The Elephant in the Room
No discussion of China's development of its service-outsourcing sector can be complete without mentioning India. In 2007 India captured an estimated USD 34.1 billion in total revenue with just over 11 per cent of the share of the global market for ITO and BPO services. The Indian share of the market could increase to as much as 15 per cent of the global share by 2010. China, meanwhile, took USD 13.1 billion over the same period, representing a 4.4 per cent share of the global market. The Chinese are looking to break the Indian dominance in IT-based outsourcing services by 2020.

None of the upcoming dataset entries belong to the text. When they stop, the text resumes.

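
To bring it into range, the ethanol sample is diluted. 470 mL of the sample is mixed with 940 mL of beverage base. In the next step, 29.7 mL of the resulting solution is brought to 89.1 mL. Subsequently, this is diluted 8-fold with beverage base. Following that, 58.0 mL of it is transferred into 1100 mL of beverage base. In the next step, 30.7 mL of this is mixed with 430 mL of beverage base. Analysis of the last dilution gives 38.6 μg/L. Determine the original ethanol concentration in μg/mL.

833 μg/mL

Overall dilution factor = 3 × 3 × 8 × 19.97 × 15.01 = 2.16 × 10⁴.
Original = 38.6 μg/L × 2.16 × 10⁴ = 8.33 × 10⁵ μg/L = 833 μg/mL.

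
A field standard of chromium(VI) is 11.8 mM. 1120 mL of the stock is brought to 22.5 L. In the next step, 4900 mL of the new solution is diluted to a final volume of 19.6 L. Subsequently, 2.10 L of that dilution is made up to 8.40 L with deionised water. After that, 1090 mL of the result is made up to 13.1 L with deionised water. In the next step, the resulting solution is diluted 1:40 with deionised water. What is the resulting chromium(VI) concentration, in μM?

Overall dilution factor = 20.09 × 4 × 4 × 12.02 × 40 = 1.55 × 10⁵.
11.8 mM / 1.55 × 10⁵ = 7.64 × 10⁻⁵ mM = 0.0764 μM.

0.0764 μM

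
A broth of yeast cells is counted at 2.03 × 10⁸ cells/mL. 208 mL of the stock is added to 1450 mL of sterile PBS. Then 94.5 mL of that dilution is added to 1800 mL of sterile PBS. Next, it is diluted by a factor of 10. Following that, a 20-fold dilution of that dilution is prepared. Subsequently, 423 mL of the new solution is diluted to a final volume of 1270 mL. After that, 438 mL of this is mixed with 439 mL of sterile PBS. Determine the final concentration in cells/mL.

Overall dilution factor = 7.971 × 20.05 × 10 × 20 × 3.002 × 2.002 = 1.92 × 10⁵.
2.03 × 10⁸ cells/mL / 1.92 × 10⁵ = 1060 cells/mL.

1060 cells/mL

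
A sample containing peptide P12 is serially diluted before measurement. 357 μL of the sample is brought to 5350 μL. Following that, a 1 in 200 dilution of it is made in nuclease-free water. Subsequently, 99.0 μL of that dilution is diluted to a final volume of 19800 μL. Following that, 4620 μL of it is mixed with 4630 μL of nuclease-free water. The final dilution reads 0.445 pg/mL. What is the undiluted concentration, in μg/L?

Overall dilution factor = 14.99 × 200 × 200 × 2.002 = 1.20 × 10⁶.
Original = 0.445 pg/mL × 1.20 × 10⁶ = 5.34 × 10⁵ pg/mL = 534 μg/L.

534 μg/L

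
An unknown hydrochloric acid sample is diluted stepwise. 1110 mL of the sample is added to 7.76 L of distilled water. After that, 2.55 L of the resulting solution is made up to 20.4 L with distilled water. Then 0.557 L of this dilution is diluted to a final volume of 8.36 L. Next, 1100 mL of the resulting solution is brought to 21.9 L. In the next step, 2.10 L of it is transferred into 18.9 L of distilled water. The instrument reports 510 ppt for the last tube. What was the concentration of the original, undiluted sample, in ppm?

Overall dilution factor = 7.991 × 8 × 15.01 × 19.91 × 10 = 1.91 × 10⁵.
Original = 510 ppt × 1.91 × 10⁵ = 9.74 × 10⁷ ppt = 97.4 ppm.

97.4 ppm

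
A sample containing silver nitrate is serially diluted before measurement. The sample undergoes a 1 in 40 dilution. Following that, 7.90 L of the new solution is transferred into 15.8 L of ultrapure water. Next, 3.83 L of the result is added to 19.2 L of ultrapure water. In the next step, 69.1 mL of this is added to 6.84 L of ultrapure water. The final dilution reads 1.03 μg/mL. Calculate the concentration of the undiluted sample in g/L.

74.3 g/L

Overall dilution factor = 40 × 3 × 6.013 × 99.99 = 7.21 × 10⁴.
Original = 1.03 μg/mL × 7.21 × 10⁴ = 7.43 × 10⁴ μg/mL = 74.3 g/L.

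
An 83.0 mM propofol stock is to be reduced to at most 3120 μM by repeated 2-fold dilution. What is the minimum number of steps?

Need 2ⁿ ≥ 26.6, so n ≥ log(26.6)/log(2) = 4.73.
Minimum whole steps: n = 5.

5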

Of course, the Indian education system, with its emphasis on English language skills is a factor in the growth of its ITO business, and facilitated entry into the BPO space. Credit card processing, insurance claims processing, and call centres are natural extensions of the knowledge base and experience Indians are gaining through their business analyses and IT implementations.
The Chinese government has its sights set on conquering the international market for service outsourcing. Newly opened economic development zones throughout China are flush with cash and are already investing in platoons of engineers and hi-tech infrastructure. The Chinese are gaining success in form-processing and data entry, tasks that are repetitive and detailed. The most accessible areas for Chinese BPO operations right now are insurance claims processing, personnel records data entry, patient records entry, and invoice processing. Though gradually changing, the Chinese education system has for centuries favoured rote learning and the regurgitation of facts and figures. As a result, Chinese people tend to be more attentive to detail, but less innovative, than their Indian counterparts.
However, the Chinese seem on course to price themselves out of the market before they can present a formidable threat to Indian service-outsourcing hegemony. "Cost escalation is hurting competitiveness," says one industry source. "Language and communication remains a major challenge in serving clients. A shortage of project management and senior software engineering skills is also a significant problem." So although China's development of an international presence is being thwarted by the global economic downturn, its domestic market is gaining momentum. Relatively low cost service-outsourcing hubs like Nanjing and Hangzhou are well positioned in this respect. The high number of multinational corporations based in the proximity of these cities will serve as ready customers. Meanwhile, cities like Wuhan and Chengdu will continue to expand their service base for coastal cities, like Shanghai and Dalian, that become too expensive to continue to support rote operations.
China's service-outsourcing sector has near limitless possibilities for expansion. It may take some time for it to catch up to the size and the sophistication of its Indian counterparts but the message ringing out from Beijing is clear: China is at your service.